One would have thought that under the leadership of Sir Keir Starmer, the Labour Party has moved quite far enough to the right. But not far enough for Paul Mason, who has now abandoned any pretence of standing for socialism in any shape or form. Instead of advocating for investment in services, infrastructure, and the means of life, Mason would like a Starmer-led Labour government to invest heavily in instruments of death. More heavily, in fact, than any other Western government, as a proportion of GDP.

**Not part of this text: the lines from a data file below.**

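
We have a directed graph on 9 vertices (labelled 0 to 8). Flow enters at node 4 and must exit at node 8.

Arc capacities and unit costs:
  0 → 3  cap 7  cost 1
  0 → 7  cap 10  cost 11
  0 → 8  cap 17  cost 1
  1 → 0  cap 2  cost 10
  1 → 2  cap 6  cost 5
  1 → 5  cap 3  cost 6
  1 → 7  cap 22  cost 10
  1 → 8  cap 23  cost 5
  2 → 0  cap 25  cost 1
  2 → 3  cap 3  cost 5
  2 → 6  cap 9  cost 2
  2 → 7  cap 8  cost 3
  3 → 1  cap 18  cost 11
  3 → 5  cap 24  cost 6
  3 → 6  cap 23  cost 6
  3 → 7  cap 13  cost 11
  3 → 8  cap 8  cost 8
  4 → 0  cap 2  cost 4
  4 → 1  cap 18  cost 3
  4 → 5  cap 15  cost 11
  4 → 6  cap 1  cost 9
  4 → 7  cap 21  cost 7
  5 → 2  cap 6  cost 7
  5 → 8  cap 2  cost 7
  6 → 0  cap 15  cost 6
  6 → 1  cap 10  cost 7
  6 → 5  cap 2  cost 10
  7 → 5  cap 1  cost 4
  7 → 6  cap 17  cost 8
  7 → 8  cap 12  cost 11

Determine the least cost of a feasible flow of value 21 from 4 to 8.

Minimum cost for 21 units: 170

shortest-cost path #1: 4→0→8 push 2 @ unit cost 5 (adds 10)
shortest-cost path #2: 4→1→8 push 18 @ unit cost 8 (adds 144)
shortest-cost path #3: 4→6→0→8 push 1 @ unit cost 16 (adds 16)
total cost = 170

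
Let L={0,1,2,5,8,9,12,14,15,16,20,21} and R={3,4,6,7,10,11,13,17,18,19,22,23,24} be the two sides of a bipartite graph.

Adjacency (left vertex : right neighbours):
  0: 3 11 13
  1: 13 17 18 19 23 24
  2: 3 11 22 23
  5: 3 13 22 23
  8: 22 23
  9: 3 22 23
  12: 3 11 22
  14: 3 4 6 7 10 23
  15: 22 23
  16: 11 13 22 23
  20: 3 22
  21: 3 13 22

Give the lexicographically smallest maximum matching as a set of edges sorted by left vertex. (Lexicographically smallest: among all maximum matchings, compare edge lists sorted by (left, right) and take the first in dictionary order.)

|M| = 7 (so the lex-smallest maximum matching has 7 edges)
process left vertices in ascending order; for each, take the smallest-labelled available neighbour that still permits 7 edges overall, or leave it unmatched if none does
lex-smallest matching: {0-3, 1-17, 2-11, 5-13, 8-22, 9-23, 14-4}

Lex-smallest maximum matching: {(0,3), (1,17), (2,11), (5,13), (8,22), (9,23), (14,4)}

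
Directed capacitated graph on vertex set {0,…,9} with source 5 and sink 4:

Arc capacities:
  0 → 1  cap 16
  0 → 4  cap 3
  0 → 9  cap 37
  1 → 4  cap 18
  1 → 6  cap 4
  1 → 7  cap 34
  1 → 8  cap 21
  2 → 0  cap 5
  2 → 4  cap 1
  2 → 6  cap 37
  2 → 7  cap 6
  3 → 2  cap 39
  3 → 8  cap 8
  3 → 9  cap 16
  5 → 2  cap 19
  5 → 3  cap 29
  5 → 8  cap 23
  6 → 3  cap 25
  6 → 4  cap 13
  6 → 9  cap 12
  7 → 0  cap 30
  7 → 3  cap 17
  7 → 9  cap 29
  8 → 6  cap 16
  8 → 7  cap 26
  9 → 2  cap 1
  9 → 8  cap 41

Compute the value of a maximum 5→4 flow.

augment #1: 5→2→4 bottleneck 1, total now 1
augment #2: 5→2→0→4 bottleneck 3, total now 4
augment #3: 5→2→6→4 bottleneck 13, total now 17
augment #4: 5→2→0→1→4 bottleneck 2, total now 19
augment #5: 5→8→7→0→1→4 bottleneck 14, total now 33

Maximum flow value: 33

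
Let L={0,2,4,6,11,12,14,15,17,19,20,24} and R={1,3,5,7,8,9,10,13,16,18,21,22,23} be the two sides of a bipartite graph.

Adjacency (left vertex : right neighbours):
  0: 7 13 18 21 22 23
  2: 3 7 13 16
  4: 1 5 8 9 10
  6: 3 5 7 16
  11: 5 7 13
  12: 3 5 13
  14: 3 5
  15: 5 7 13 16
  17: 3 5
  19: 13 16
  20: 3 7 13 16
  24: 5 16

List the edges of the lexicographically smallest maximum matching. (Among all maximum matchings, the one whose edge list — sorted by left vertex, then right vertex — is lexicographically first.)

Lex-smallest maximum matching: {(0,18), (2,3), (4,1), (6,5), (11,7), (12,13), (15,16)}

|M| = 7 (so the lex-smallest maximum matching has 7 edges)
process left vertices in ascending order; for each, take the smallest-labelled available neighbour that still permits 7 edges overall, or leave it unmatched if none does
lex-smallest matching: {0-18, 2-3, 4-1, 6-5, 11-7, 12-13, 15-16}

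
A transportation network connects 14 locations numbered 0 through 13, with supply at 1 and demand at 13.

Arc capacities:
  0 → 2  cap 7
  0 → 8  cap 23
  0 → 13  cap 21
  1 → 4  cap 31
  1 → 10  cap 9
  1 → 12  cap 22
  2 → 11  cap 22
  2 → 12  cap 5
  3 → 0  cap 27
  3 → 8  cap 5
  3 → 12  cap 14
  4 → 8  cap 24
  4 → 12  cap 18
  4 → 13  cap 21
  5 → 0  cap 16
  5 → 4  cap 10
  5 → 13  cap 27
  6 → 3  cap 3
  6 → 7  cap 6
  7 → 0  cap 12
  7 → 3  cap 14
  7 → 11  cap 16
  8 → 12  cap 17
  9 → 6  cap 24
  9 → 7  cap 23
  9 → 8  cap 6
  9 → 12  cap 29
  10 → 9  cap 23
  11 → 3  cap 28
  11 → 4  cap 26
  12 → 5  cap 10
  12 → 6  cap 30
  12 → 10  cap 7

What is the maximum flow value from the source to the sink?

Maximum flow value: 52

augment #1: 1→4→13 bottleneck 21, total now 21
augment #2: 1→12→5→13 bottleneck 10, total now 31
augment #3: 1→10→9→7→0→13 bottleneck 9, total now 40
augment #4: 1→12→6→3→0→13 bottleneck 3, total now 43
augment #5: 1→12→6→7→0→13 bottleneck 3, total now 46
augment #6: 1→12→6→7→3→0→13 bottleneck 3, total now 49
augment #7: 1→12→10→9→7→3→0→13 bottleneck 3, total now 52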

Mr Mason has completely abandoned a class position, and consequently gone over, bag and baggage, to the side of the most reactionary wing of the bourgeoisie and imperialism. There is a terrible warning here. Once you abandon the class position, you enter onto a slippery slope that inevitably ends in the poisonous swamp of betrayal and reaction. There is no end to it.
No war between peoples, no peace between classes!
It goes without saying that wars are terrible. We do not require the services of the petty-bourgeois pacifists to enlighten us on that subject. Nevertheless, wars have the undoubted advantage of sharpening all the contradictions in society and in politics. They mercilessly tear off the veil that serves to conceal the reality behind hypocritical phrases, and expose all the weaknesses of the petty-bourgeois reformists and ‘lefts’, who hasten to join the warlike imperialist bandwagon. They have allowed their judgement to be clouded by the unprecedented campaign of propaganda, as well as the deafening and very effective information war, which is the most significant aspect of the present conflict.
This unprecedented avalanche of propaganda has been highly successful in conditioning the attitudes of people in the West. But Marxists cannot allow themselves to be influenced by official propaganda. Above all, we must stand firmly against all the attempts of the ruling class and its hired media to drag the working class into the camp of the imperialist warmongers or participate, directly or indirectly, in any kind of national unity bloc on the war issue. When Mason says ‘we must choose a side’, he means one imperialist bloc or the other. We stake our position firmly on the side of the international working class, whose interests are not in the least served by the continuation and escalation of this barbaric war.
The immediate prospect is one of austerity, rising prices, poverty and privation in every country. The future that capitalism offers the working class consists of constant wars, death and misery for millions of men, women and children. As Lenin said: a world of “horror without end”. The only way to avert such an outcome, and chart a course toward a decent existence for humanity, is for the working class in every country to wage a relentless struggle against their own warmongering capitalist class. Only on the basis of genuine international solidarity and socialist revolution, can we bring down the rotten system that makes war inevitable.